A lot of successful TV comedies exist as part of cultural happenstance. Some hit a sweet spot of relevance that can be brief or immortal. And some, it must be acknowledged, act as a kind of safe place where issues that are treated with delicacy in the public discourse can be mocked. You get to laugh at pious homilies from the safety of your own home.
Such is the case with The Great Indoors (Thursday, CBS, Global, 8:30 pm), I think. First, the pilot episode seemed emphatically in one-joke mode and that joke wasn't polished. The gist is this: "Jack Gordon (Joel McHale) has made a name for himself as an adventure reporter for the magazine Outdoor Limits. His days of exploring the world end when the magazine's founder announces its move to Web-only publishing and assigns Jack to supervise the millennials who make up its online team."

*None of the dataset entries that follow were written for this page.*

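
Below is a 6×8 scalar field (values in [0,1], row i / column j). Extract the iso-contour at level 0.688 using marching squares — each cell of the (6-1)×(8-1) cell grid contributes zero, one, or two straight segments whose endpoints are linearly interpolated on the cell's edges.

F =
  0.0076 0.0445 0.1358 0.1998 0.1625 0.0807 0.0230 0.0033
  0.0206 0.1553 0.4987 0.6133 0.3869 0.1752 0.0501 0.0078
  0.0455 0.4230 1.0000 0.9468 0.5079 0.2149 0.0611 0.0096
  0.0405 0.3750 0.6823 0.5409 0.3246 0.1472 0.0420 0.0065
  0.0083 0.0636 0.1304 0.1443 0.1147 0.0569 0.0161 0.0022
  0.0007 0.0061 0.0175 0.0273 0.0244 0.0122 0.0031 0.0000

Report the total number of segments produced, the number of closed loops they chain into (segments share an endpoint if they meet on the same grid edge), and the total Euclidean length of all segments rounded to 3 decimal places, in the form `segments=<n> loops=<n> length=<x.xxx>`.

cell (1,1): code 0100 → (1.378,2.000)–(2.000,1.459)
cell (1,2): code 1100 → (1.224,3.000)–(1.378,2.000)
cell (1,3): code 1000 → (2.000,3.590)–(1.224,3.000)
cell (2,1): code 0010 → (2.000,1.459)–(2.982,2.000)
cell (2,2): code 0011 → (2.982,2.000)–(2.638,3.000)
cell (2,3): code 0001 → (2.638,3.000)–(2.000,3.590)
total: 6 segments, chained into 1 closed loop(s), length Σ = 5.858028

segments=6 loops=1 length=5.858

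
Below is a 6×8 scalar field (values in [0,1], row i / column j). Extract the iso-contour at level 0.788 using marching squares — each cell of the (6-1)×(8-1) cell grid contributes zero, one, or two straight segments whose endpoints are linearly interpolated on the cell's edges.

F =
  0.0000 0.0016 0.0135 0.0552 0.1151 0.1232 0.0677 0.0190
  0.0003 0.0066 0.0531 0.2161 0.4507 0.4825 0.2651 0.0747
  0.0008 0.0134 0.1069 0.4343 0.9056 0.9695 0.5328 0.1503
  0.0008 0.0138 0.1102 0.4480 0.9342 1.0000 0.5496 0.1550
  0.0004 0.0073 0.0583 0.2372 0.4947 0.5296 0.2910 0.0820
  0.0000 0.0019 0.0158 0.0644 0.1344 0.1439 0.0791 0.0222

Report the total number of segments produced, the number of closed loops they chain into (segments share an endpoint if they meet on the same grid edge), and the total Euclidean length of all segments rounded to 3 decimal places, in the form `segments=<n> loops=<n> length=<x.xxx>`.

cell (1,3): code 0100 → (1.741,4.000)–(2.000,3.750)
cell (1,4): code 1100 → (1.627,5.000)–(1.741,4.000)
cell (1,5): code 1000 → (2.000,5.416)–(1.627,5.000)
cell (2,3): code 0110 → (2.000,3.750)–(3.000,3.699)
cell (2,5): code 1001 → (3.000,5.471)–(2.000,5.416)
cell (3,3): code 0010 → (3.000,3.699)–(3.333,4.000)
cell (3,4): code 0011 → (3.333,4.000)–(3.451,5.000)
cell (3,5): code 0001 → (3.451,5.000)–(3.000,5.471)
total: 8 segments, chained into 1 closed loop(s), length Σ = 6.033879

segments=8 loops=1 length=6.034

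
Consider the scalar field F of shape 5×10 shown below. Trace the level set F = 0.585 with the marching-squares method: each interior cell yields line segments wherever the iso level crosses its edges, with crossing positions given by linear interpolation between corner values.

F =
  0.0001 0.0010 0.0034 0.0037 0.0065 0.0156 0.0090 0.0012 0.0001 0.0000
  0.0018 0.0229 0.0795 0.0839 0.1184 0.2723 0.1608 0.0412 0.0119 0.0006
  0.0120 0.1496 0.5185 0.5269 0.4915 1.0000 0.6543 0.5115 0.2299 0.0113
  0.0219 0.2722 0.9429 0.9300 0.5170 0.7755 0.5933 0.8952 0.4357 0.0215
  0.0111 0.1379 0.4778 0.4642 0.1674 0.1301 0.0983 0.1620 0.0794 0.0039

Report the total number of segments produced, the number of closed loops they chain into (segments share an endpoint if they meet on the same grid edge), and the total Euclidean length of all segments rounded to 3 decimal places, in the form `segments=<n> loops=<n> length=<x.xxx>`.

segments=16 loops=2 length=15.150

cell (1,4): code 0100 → (1.430,5.000)–(2.000,4.184)
cell (1,5): code 1100 → (1.860,6.000)–(1.430,5.000)
cell (1,6): code 1000 → (2.000,6.485)–(1.860,6.000)
cell (2,1): code 0100 → (2.157,2.000)–(3.000,1.466)
cell (2,2): code 1100 → (2.144,3.000)–(2.157,2.000)
cell (2,3): code 1000 → (3.000,3.835)–(2.144,3.000)
cell (2,4): code 0110 → (2.000,4.184)–(3.000,4.263)
cell (2,6): code 1101 → (2.192,7.000)–(2.000,6.485)
cell (2,7): code 1000 → (3.000,7.675)–(2.192,7.000)
cell (3,1): code 0010 → (3.000,1.466)–(3.770,2.000)
cell (3,2): code 0011 → (3.770,2.000)–(3.741,3.000)
cell (3,3): code 0001 → (3.741,3.000)–(3.000,3.835)
cell (3,4): code 0010 → (3.000,4.263)–(3.295,5.000)
cell (3,5): code 0011 → (3.295,5.000)–(3.017,6.000)
cell (3,6): code 0011 → (3.017,6.000)–(3.423,7.000)
cell (3,7): code 0001 → (3.423,7.000)–(3.000,7.675)
total: 16 segments, chained into 2 closed loop(s), length Σ = 15.150123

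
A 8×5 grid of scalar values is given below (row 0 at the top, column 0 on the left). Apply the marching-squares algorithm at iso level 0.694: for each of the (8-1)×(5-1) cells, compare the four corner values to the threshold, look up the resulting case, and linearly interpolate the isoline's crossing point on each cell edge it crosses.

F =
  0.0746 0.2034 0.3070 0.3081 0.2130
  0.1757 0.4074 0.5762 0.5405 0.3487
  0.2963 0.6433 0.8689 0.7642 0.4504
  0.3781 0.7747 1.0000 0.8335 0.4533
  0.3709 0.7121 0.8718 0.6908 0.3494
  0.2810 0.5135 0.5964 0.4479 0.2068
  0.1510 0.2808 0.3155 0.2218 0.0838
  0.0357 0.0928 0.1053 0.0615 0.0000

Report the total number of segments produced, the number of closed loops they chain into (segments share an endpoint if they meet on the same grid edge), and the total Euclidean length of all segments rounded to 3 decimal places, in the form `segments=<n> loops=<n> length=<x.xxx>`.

segments=12 loops=1 length=9.016

cell (1,1): code 0100 → (1.402,2.000)–(2.000,1.225)
cell (1,2): code 1100 → (1.686,3.000)–(1.402,2.000)
cell (1,3): code 1000 → (2.000,3.224)–(1.686,3.000)
cell (2,0): code 0100 → (2.386,1.000)–(3.000,0.797)
cell (2,1): code 1110 → (2.000,1.225)–(2.386,1.000)
cell (2,3): code 1001 → (3.000,3.367)–(2.000,3.224)
cell (3,0): code 0110 → (3.000,0.797)–(4.000,0.947)
cell (3,2): code 1011 → (4.000,2.982)–(3.978,3.000)
cell (3,3): code 0001 → (3.978,3.000)–(3.000,3.367)
cell (4,0): code 0010 → (4.000,0.947)–(4.091,1.000)
cell (4,1): code 0011 → (4.091,1.000)–(4.646,2.000)
cell (4,2): code 0001 → (4.646,2.000)–(4.000,2.982)
total: 12 segments, chained into 1 closed loop(s), length Σ = 9.015729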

What's remarkable and what explains the show's status as a new hit is that the one-joke format has been successfully mined and expanded.
Yes, the show relentlessly mocks millennials. On last week's episode, Jack had to complete his human-resources training that would qualify him to supervise millennials in the workplace. He watched a video that gave him direction. The video informed him, "First, we'll show you how to manage with P.A.C.E."
Then "P.A.C.E." was explained: "That's Praise Above Criticism Every time. Recent scientists have proven that we millennials are like flowers that wilt in the shade of criticism and blossom in the rays of praise."
In the ensuing kerfuffle, Jack fails to follow through on the P.A.C.E. thing. He thinks it ridiculous. HR threatens him with a demotion, so he agrees to accept an idea from a young worker even though he thinks it's ridiculous.
There is another bit of comedy business, which involves a performance review of a young employee. To make sure the employee isn't upset by questions or comments on his performance, he is allowed to write the review himself. For safety's sake, you know.
The episode also ventured into a short, merciless mockery of political correctness on the matter of diversity. Boss Brooke (Susannah Fielding) must hire a new intern and wants to embrace diversity by getting advice from Emma (Christine Ko) who is Asian and Mason (Shaun Brown), who is black. She delivers them stacks of resumes. "I've arranged them into piles based on the standard diversity categories," she says.
Mason objects to "segregated" résumés. Brooke explains the résumés are from "African-Americans, Hispanics, some gay people …" To which Mason replies, "Now you're just throwing labels around!" There follows a bizarre but all-too-on-point chat about the use of the word "they" and the matter of self-identification. It's very, very funny.
The point of The Great Indoors at this stage is not to set up generational differences and mildly mock millennials. It is to satirize political correctness itself. Like many workplace sitcoms it is essentially a satire of office life – that minefield in which a person is obliged to spend a lot of time with people of all types, some of whom you don't like, but you must get along with.
In this instance, however, the comedy also reaches into deft social and political satire – it's safety-valve satire. That's why it's a hit. The pilot episode didn't do it justice and, yeah, this sitcom is the best kind of cultural happenstance.
Also airing Thursday
Unstoppable: The Fentanyl Epidemic (CBC, 9 p.m. on Firsthand) is about what it says. But it promises this – a profile of a man known as Beeker. "He's an insider in the drug manufacturing world with a history of making drugs. Oddly, he's also a charming and intelligent man with a degree in chemistry. He loves painting and fishing and he's oddly self-reflective, well aware of what he does and the impact it has on people. Acting as our guide, Beeker gives us insights into this world and his own life rarely seen."